No more jobs for life for civil servants

Changing the bowl

Tough to crack

China’s 10 million strong civil service is often viewed as the last vestige of China’s ‘iron rice bowl’ culture.

If an applicant passes the notoriously difficult state exam (the public servants exam) he or she is almost assured a job for life, as well as social standing and power.

Such is the appeal of a position in the country’s bureaucracy, that people pay thousands of renminbi for exam coaches and often attempt the test multiple times.

Last year some one million people applied for around 17,000 places.

But last month the government announced an initiative that could significantly reduce career spans of mandarins.

The provinces of Jiangsu, Sichuan, Hunan and Hebei are to start hiring bureaucrats on contracts of between one and five years, Xinhua reports.

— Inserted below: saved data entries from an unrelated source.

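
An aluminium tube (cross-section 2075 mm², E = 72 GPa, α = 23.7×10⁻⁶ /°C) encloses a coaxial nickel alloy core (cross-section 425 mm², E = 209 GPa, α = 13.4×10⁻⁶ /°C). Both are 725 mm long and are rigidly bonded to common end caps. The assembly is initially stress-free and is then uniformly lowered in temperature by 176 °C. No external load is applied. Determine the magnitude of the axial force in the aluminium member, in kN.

P ≈ 101 kN (tensile in the aluminium)

Equilibrium of a rigid end plate with no external load gives equal and opposite internal forces ±P in the two members. Since α_{aluminium} > α_{nickel alloy}, cooling drives the aluminium into tension and the nickel alloy into compression.
Equating the net (thermal + elastic) strains gives |α₁ − α₂|·ΔT = P·[1/(A₁E₁) + 1/(A₂E₂)].
|α₁ − α₂|·ΔT = 10.3×10⁻⁶ × 176 = 0.001813.
1/(A₁E₁) + 1/(A₂E₂) = 1/(2075×72×10³) + 1/(425×209×10³) = 1.795×10⁻⁸ N⁻¹.
So P = 0.001813 / 1.795×10⁻⁸ = 101 kN.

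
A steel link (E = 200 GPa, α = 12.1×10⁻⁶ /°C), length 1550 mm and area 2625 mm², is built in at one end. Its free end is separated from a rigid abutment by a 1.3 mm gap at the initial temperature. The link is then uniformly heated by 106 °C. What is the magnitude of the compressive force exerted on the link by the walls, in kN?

P ≈ 233 kN

Free thermal elongation = αΔT L = 12.1×10⁻⁶ × 106 × 1550 = 1.988 mm.
The gap closes (δ_free > 1.3 mm) and the wall then resists a further 1.988 − 1.3 = 0.688 mm of expansion.
Compatibility: PL/(AE) = 0.688 mm, so σ = P/A = E × (0.688/1550) = 88.78 MPa.
P = σA = 88.78 × 2625 = 233 kN.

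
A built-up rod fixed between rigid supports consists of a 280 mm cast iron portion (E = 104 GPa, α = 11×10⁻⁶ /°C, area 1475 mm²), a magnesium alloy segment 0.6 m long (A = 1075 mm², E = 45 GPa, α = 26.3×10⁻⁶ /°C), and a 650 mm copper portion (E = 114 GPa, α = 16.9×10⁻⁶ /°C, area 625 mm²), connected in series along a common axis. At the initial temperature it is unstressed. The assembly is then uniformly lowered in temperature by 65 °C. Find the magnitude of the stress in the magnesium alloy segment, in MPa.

With the walls removed the bar would change length by δ_free = Σ αᵢΔT Lᵢ = 11×10⁻⁶×65×280 + 26.3×10⁻⁶×65×600 + 16.9×10⁻⁶×65×650 = 1.94 mm.
The walls prevent any net length change, so an axial force P (same in every segment) develops. Compatibility: P · Σ Lᵢ/(AᵢEᵢ) = δ_free.
Σ Lᵢ/(AᵢEᵢ) = 280/(1475×104×10³) + 600/(1075×45×10³) + 650/(625×114×10³) = 2.335×10⁻⁵ mm/N.
Hence P = δ_free / Σ(L/AE) = 1.94/2.335×10⁻⁵ = 83.08 kN (tensile).
σ_{magnesium alloy} = P / A = 83080 / 1075 = 77.28 MPa.

σ ≈ 77.3 MPa (tensile)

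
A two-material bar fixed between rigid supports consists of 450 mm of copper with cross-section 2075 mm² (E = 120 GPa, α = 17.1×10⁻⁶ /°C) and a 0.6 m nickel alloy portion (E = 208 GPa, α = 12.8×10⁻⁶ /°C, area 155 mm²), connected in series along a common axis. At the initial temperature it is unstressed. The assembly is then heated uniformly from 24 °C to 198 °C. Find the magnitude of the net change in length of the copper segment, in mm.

Free thermal expansion of the whole bar: Σ αᵢΔT Lᵢ = 17.1×10⁻⁶×174×450 + 12.8×10⁻⁶×174×600 = 2.675 mm.
Since the ends are fixed, an axial force P builds up, equal in every segment, with P · Σ Lᵢ/(AᵢEᵢ) = δ_free.
The series flexibility is Σ Lᵢ/(AᵢEᵢ) = 450/(2075×120×10³) + 600/(155×208×10³) = 2.042×10⁻⁵ mm/N.
Hence P = δ_free / Σ(L/AE) = 2.675/2.042×10⁻⁵ = 131 kN (compressive).
For the copper segment, free thermal change = 17.1×10⁻⁶×174×450 = 1.339 mm and elastic change from P = 131000×450/(2075×120×10³) = 0.2368 mm; these oppose, so the net change is 1.1 mm (segment lengthens).

|ΔL| ≈ 1.1 mm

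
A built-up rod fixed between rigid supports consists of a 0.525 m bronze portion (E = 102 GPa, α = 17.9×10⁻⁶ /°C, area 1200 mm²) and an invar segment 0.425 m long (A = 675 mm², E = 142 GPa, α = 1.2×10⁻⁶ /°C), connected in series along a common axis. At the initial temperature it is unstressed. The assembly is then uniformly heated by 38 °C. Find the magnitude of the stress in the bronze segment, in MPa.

σ ≈ 36 MPa (compressive)

If the supports were absent, the total length change would be Σ αᵢΔT Lᵢ = 17.9×10⁻⁶×38×525 + 1.2×10⁻⁶×38×425 = 0.3765 mm.
Since the ends are fixed, an axial force P builds up, equal in every segment, with P · Σ Lᵢ/(AᵢEᵢ) = δ_free.
The series flexibility is Σ Lᵢ/(AᵢEᵢ) = 525/(1200×102×10³) + 425/(675×142×10³) = 8.723×10⁻⁶ mm/N.
So P = 0.3765 / 8.723×10⁻⁶ = 43.16 kN, compressive.
σ_{bronze} = P / A = 43160 / 1200 = 35.97 MPa.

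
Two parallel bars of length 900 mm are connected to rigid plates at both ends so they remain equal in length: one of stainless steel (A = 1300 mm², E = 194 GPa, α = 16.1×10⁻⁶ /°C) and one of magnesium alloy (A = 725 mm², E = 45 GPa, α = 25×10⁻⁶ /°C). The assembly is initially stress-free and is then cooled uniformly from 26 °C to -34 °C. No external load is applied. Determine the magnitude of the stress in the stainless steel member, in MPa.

σ ≈ 11.9 MPa (compressive)

Equilibrium of a rigid end plate with no external load gives equal and opposite internal forces ±P in the two members. Since α_{magnesium alloy} > α_{stainless steel}, cooling drives the magnesium alloy into tension and the stainless steel into compression.
Equating the net (thermal + elastic) strains gives |α₁ − α₂|·ΔT = P·[1/(A₁E₁) + 1/(A₂E₂)].
|α₁ − α₂|·ΔT = 8.9×10⁻⁶ × 60 = 0.000534.
1/(A₁E₁) + 1/(A₂E₂) = 1/(1300×194×10³) + 1/(725×45×10³) = 3.462×10⁻⁸ N⁻¹.
P = 0.000534 / 3.462×10⁻⁸ = 15430 N = 15.43 kN.
σ_{stainless steel} = P/A₁ = 15430/1300 = 11.87 MPa, compressive.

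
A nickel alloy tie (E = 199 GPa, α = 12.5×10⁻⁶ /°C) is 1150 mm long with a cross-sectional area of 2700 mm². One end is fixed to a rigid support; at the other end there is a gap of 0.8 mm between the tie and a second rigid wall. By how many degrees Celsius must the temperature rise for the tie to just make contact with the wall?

The gap closes when αΔT L = 0.8 mm, since the tie is still unstressed at that instant.
ΔT = 0.8 / (12.5×10⁻⁶ × 1150) = 55.65 °C.

ΔT ≈ 55.7 °C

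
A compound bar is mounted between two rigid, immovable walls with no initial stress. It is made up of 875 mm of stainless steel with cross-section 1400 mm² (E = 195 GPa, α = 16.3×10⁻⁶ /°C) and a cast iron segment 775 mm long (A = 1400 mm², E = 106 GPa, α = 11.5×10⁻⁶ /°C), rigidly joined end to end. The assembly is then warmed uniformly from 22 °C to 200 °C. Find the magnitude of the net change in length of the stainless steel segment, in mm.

If the supports were absent, the total length change would be Σ αᵢΔT Lᵢ = 16.3×10⁻⁶×178×875 + 11.5×10⁻⁶×178×775 = 4.125 mm.
The walls prevent any net length change, so an axial force P (same in every segment) develops. Compatibility: P · Σ Lᵢ/(AᵢEᵢ) = δ_free.
Σ Lᵢ/(AᵢEᵢ) = 875/(1400×195×10³) + 775/(1400×106×10³) = 8.428×10⁻⁶ mm/N.
Hence P = δ_free / Σ(L/AE) = 4.125/8.428×10⁻⁶ = 489.5 kN (compressive).
For the stainless steel segment, free thermal change = 16.3×10⁻⁶×178×875 = 2.539 mm and elastic change from P = 489500×875/(1400×195×10³) = 1.569 mm; these oppose, so the net change is 0.97 mm (segment lengthens).

|ΔL| ≈ 0.97 mm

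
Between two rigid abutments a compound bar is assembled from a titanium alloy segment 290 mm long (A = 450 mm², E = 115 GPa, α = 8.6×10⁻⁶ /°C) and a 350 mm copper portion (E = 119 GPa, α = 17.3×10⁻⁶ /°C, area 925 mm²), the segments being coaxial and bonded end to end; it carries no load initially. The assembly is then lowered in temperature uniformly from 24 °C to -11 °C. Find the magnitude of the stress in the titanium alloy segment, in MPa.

Free thermal contraction of the whole bar: Σ αᵢΔT Lᵢ = 8.6×10⁻⁶×35×290 + 17.3×10⁻⁶×35×350 = 0.2992 mm.
Since the ends are fixed, an axial force P builds up, equal in every segment, with P · Σ Lᵢ/(AᵢEᵢ) = δ_free.
Σ Lᵢ/(AᵢEᵢ) = 290/(450×115×10³) + 350/(925×119×10³) = 8.784×10⁻⁶ mm/N.
P = 0.2992 / 8.784×10⁻⁶ = 34070 N = 34.07 kN, tensile.
σ_{titanium alloy} = P / A = 34070 / 450 = 75.7 MPa.

σ ≈ 75.7 MPa (tensile)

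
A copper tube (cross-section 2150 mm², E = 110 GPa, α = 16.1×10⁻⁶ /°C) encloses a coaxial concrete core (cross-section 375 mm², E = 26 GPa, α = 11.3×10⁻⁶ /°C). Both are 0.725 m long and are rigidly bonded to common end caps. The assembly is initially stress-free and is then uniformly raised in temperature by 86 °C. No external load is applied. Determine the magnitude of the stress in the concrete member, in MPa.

σ ≈ 10.3 MPa (tensile)

Both members must finish at the same length. With the larger α, the copper tends to over-expand; the plates restrain it, putting the copper in compression and the concrete in tension. With no external load the two internal forces are equal and opposite, magnitude P.
Compatibility of the two members (thermal + elastic change equal): (α₁ − α₂)ΔT = P·[1/(A₁E₁) + 1/(A₂E₂)].
|α₁ − α₂|·ΔT = 4.8×10⁻⁶ × 86 = 0.0004128.
1/(A₁E₁) + 1/(A₂E₂) = 1/(2150×110×10³) + 1/(375×26×10³) = 1.068×10⁻⁷ N⁻¹.
So P = 0.0004128 / 1.068×10⁻⁷ = 3.865 kN.
σ_{concrete} = P/A₂ = 3865/375 = 10.31 MPa, tensile.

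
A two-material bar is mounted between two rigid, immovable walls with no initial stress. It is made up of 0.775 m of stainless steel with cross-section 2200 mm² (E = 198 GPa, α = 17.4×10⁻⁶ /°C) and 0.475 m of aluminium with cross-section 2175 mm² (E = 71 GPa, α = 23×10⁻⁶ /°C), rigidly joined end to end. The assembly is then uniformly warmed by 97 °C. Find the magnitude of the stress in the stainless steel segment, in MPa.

Free thermal expansion of the whole bar: Σ αᵢΔT Lᵢ = 17.4×10⁻⁶×97×775 + 23×10⁻⁶×97×475 = 2.368 mm.
The rigid supports impose zero overall length change; the single axial force P common to all segments must satisfy P Σ Lᵢ/(AᵢEᵢ) = δ_free.
Σ Lᵢ/(AᵢEᵢ) = 775/(2200×198×10³) + 475/(2175×71×10³) = 4.855×10⁻⁶ mm/N.
So P = 2.368 / 4.855×10⁻⁶ = 487.7 kN, compressive.
σ_{stainless steel} = P / A = 487700 / 2200 = 221.7 MPa.

σ ≈ 222 MPa (compressive)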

The move is part of wider reforms that seek to improve the efficiency of China’s state bureaucracy and reduce the perception of its civil service as a corrupt and pampered elite.

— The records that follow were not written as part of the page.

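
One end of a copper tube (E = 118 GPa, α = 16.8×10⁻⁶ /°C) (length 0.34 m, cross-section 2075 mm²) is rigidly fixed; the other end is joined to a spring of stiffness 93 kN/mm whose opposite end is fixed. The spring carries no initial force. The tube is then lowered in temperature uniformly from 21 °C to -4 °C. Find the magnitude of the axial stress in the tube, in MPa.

Free thermal contraction: δ_free = αΔT L = 16.8×10⁻⁶ × 25 × 340 = 0.1428 mm.
Let P be the tensile force in the spring. The tube extends elastically by PL/(AE) and the spring stretches by P/k; together these equal δ_free.
So P = δ_free / [L/(AE) + 1/k] = 0.1428 / [ 340/(2075×118×10³) + 1/(93×10³) ].
P = 0.1428 / 1.214×10⁻⁵ = 11760 N.
σ = P/A = 11760/2075 = 5.668 MPa.

σ ≈ 5.67 MPa (tensile)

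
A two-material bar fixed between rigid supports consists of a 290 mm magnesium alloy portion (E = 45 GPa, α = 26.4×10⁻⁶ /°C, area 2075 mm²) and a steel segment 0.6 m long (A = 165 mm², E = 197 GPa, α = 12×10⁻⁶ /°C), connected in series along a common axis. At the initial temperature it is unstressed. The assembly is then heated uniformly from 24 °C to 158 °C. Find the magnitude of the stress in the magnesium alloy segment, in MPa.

If the supports were absent, the total length change would be Σ αᵢΔT Lᵢ = 26.4×10⁻⁶×134×290 + 12×10⁻⁶×134×600 = 1.991 mm.
The walls prevent any net length change, so an axial force P (same in every segment) develops. Compatibility: P · Σ Lᵢ/(AᵢEᵢ) = δ_free.
The series flexibility is Σ Lᵢ/(AᵢEᵢ) = 290/(2075×45×10³) + 600/(165×197×10³) = 2.156×10⁻⁵ mm/N.
So P = 1.991 / 2.156×10⁻⁵ = 92.31 kN, compressive.
σ_{magnesium alloy} = P / A = 92310 / 2075 = 44.49 MPa.

σ ≈ 44.5 MPa (compressive)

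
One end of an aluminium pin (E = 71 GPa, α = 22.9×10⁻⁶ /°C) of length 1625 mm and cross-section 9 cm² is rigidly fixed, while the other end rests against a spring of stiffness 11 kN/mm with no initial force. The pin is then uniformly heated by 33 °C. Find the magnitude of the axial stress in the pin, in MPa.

Free thermal expansion: δ_free = αΔT L = 22.9×10⁻⁶ × 33 × 1625 = 1.228 mm.
With a force P in the spring, the elastic change of the pin is PL/(AE) and that of the spring is P/k; compatibility requires their sum to equal δ_free.
So P = δ_free / [L/(AE) + 1/k] = 1.228 / [ 1625/(900×71×10³) + 1/(11×10³) ].
P = 1.228 / 0.0001163 = 10560 N.
σ = P/A = 10560/900 = 11.73 MPa.

σ ≈ 11.7 MPa (compressive)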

Last year bureaucrats in 24 of China’s 31 provinces and regions lost their access to free health care and this year new regulations were published that prevent people from the same family from serving in the same department.

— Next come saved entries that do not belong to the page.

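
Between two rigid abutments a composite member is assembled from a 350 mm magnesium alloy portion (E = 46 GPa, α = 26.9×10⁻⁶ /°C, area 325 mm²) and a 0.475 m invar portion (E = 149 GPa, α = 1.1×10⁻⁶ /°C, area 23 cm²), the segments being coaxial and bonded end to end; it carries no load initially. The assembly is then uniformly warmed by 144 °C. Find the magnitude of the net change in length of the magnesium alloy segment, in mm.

If the supports were absent, the total length change would be Σ αᵢΔT Lᵢ = 26.9×10⁻⁶×144×350 + 1.1×10⁻⁶×144×475 = 1.431 mm.
The rigid supports impose zero overall length change; the single axial force P common to all segments must satisfy P Σ Lᵢ/(AᵢEᵢ) = δ_free.
Σ Lᵢ/(AᵢEᵢ) = 350/(325×46×10³) + 475/(2300×149×10³) = 2.48×10⁻⁵ mm/N.
P = 1.431 / 2.48×10⁻⁵ = 57710 N = 57.71 kN, compressive.
For the magnesium alloy segment, free thermal change = 26.9×10⁻⁶×144×350 = 1.356 mm and elastic change from P = 57710×350/(325×46×10³) = 1.351 mm; these oppose, so the net change is 0.00475 mm (segment lengthens).

|ΔL| ≈ 0.00475 mm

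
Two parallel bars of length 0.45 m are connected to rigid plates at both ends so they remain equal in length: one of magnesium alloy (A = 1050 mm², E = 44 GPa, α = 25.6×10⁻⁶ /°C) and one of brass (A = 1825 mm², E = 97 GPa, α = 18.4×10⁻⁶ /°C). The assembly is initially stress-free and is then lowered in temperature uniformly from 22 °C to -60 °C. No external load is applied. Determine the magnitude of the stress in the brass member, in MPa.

Equilibrium of a rigid end plate with no external load gives equal and opposite internal forces ±P in the two members. Since α_{magnesium alloy} > α_{brass}, cooling drives the magnesium alloy into tension and the brass into compression.
Equating the net (thermal + elastic) strains gives |α₁ − α₂|·ΔT = P·[1/(A₁E₁) + 1/(A₂E₂)].
|α₁ − α₂|·ΔT = 7.2×10⁻⁶ × 82 = 0.0005904.
1/(A₁E₁) + 1/(A₂E₂) = 1/(1050×44×10³) + 1/(1825×97×10³) = 2.729×10⁻⁸ N⁻¹.
P = 0.0005904 / 2.729×10⁻⁸ = 21630 N = 21.63 kN.
σ_{brass} = P/A₂ = 21630/1825 = 11.85 MPa, compressive.

σ ≈ 11.9 MPa (compressive)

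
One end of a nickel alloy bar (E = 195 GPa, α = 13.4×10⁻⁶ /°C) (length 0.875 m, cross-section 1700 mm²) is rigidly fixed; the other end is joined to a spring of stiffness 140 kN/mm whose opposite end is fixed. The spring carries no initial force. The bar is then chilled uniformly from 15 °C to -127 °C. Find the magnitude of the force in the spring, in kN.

If the spring were absent the bar would shorten by αΔT L = 13.4×10⁻⁶ × 142 × 875 = 1.665 mm.
Let P be the tensile force in the spring. The bar extends elastically by PL/(AE) and the spring stretches by P/k; together these equal δ_free.
So P = δ_free / [L/(AE) + 1/k] = 1.665 / [ 875/(1700×195×10³) + 1/(140×10³) ].
P = 1.665 / 9.782×10⁻⁶ = 170200 N.

P ≈ 170 kN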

“The new system will exert pressure on those who don’t take their job seriously,” Xinhua quoted a professor of Social Sciences at Nanjing University as saying.

The ability to hire from outside should also help with the shortage of bureaucrats with technical skills, Xinhua said. As the nation develops, it explained, the government has to deal with increasingly complex and specialised problems.

While many newspapers celebrated the news of the trials, many bemoaned the fact it has taken provinces so long to do so. It became legal to hire outside experts in 2005 but so far only Shenzhen has taken the plunge.

“This is simply re-frying cold rice” wrote the China Daily. “If we really want to break the civil servants’ iron rice bowl we need courage and determination,” it said.

Several newspapers pointed out that there is no evidence that Shenzhen’s pilot scheme had led to an increase in the number of civil servant firings or efficiency.

“It is too optimistic to equate the new system to a porcelain rice bowl yet. No one has heard of any appointee in Shenzhen losing their job,” the Yanzhao Evening News wrote.

Internet users posting on Sina Weibo were the least optimistic of all. “The original intention of the reform plan is good, it should improve initiative and change civil servants’ sluggish and tardy ways. But I still don’t hold high hopes for this thing,” one netizen wrote. “After all, where there are policies, there are countermeasures to deal with them and bureaucrats who have background and connections will never be kicked out.”